Sunday, January 9, 2022

The Eyes of Tammy Faye

Movie Name:
The Eyes of Tammy Faye
Year of Release: 2021
Director: Michael Showalter
Starring: Jessica Chastain, Andrew Garfield, Vincent D'Onofrio, Cherry Jones, Mark Wystrach, Sam Jaeger, Louis Cancelmi, Gabriel Olds, Fredric Lehne, Chandler Head, Dan Johnson
Genre: Drama
Score out of ten (whole numbers only): 3
View Trailer

Synopsis and Review:
Multi talented actor/writer/producer and director Michael Showalter is back, following his breakthrough with the well received "The Big Sick", and his more recent and less successful "The Lovebirds". "The Eyes of Tammy Faye" is based on the solid documentary of the same name from Fenton Bailey and Randy Barbato, who have directed other well known documentaries such as "Inside Deep Throat", "Party Monster" and "Mapplethorpe: Look at the Pictures". The film narrates the life of Tammy Faye LaValley, as she grows up and has her connection with church and religion.

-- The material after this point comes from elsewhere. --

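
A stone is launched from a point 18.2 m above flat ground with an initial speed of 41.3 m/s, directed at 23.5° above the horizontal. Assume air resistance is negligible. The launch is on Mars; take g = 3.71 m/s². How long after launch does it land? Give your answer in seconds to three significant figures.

9.87 s

vₓ = 41.30 cos 23.5° = 37.87 m/s; v_y0 = 41.30 sin 23.5° = 16.47 m/s.
With up positive and y = 0 at the ground: y(t) = 18.2 + (16.47) t − 1.855 t². Setting y = 0 and taking the positive root: t = [16.47 + √(16.47² + 2·3.71·18.2)] / 3.71 = (16.47 + 20.16) / 3.71 = 9.872 s.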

In the 60s while studying at a Bible College, she meets Jim Bakker, whom she gets infatuated with, leading to an early marriage, even before she's 20 years old. As they move to South Carolina to begin their ministry, they also start a puppet show on Pat Robertson's Christian Broadcasting Network, which steadily gets them more and more recognition. As their popularity starts soaring, some cracks in their marriage start showing. They eventually start their own program, the PLT Club, which again quickly soars in popularity, allowing them to create their own network, and start funding a series of initiatives, including theme parks, retreats, all with a Christian motif. Tammy in the meantime has two children, continues singing and releasing music, but feels abandoned by Jim, who is always involved in his own business (and other diverse) affairs. As some indiscretions, both from Tammy and Jim catch up with them, the empire they so diligently worked to build starts to cave in.
As I watched this film I was instantly reminded of Gus Van Sant's "Milk", which also had a celebrated documentary sibling, "The Times of Harvey Milk" from director Rob Epstein. I was also reminded how much I loved Gus Van Sant's take on Harvey Milk, since he didn't try to mimic the documentary, he built a narrative around that particular character, and infused the story with a variety of characters which brought both color and dimension to the challenges, loves and ultimate tragic death of that character. It is a film that empathizes with the central character, humanizing it, never falling trap of being condescending or making the character likable or saint-like. "The Eyes of Tammy Faye" is somewhat of a different direction. For all the investment that is placed on rebuilding the world in which these characters live, the film never truly manages to remove this judgmental stance on the characters, almost poking fun at who they are. Somewhere during the process of adapting the documentary to a fictional narrative, something got lost, and what ends up being displayed aren't actual people with longing, challenges, pain or getting through the absurdities of life. The film plays more like an elaborate and glossy film of the week, one that lacks humanity and emotional truth about who Tammy and Jim were at that point in time, what they wanted out of their lives, their relationship and ultimately themselves. It's a bauble of a film, which seems to exist to validate Jessica Chastain's pursuit of more awards (she was far better in Kathryn Bigelow's "Zero Dark Thirty" and even Aaron Sorkin's "Molly's Game"), the same going for Andrew Garfield (who was so good in Martin Scorsese's "Silence" and David Fincher's "The Social Network"). Cherry Jones and Vincent D'Onofrio manage to bring some grit and dimension to the film, but ultimately this a feature that feels superficial, and more shockingly so, unnecessary.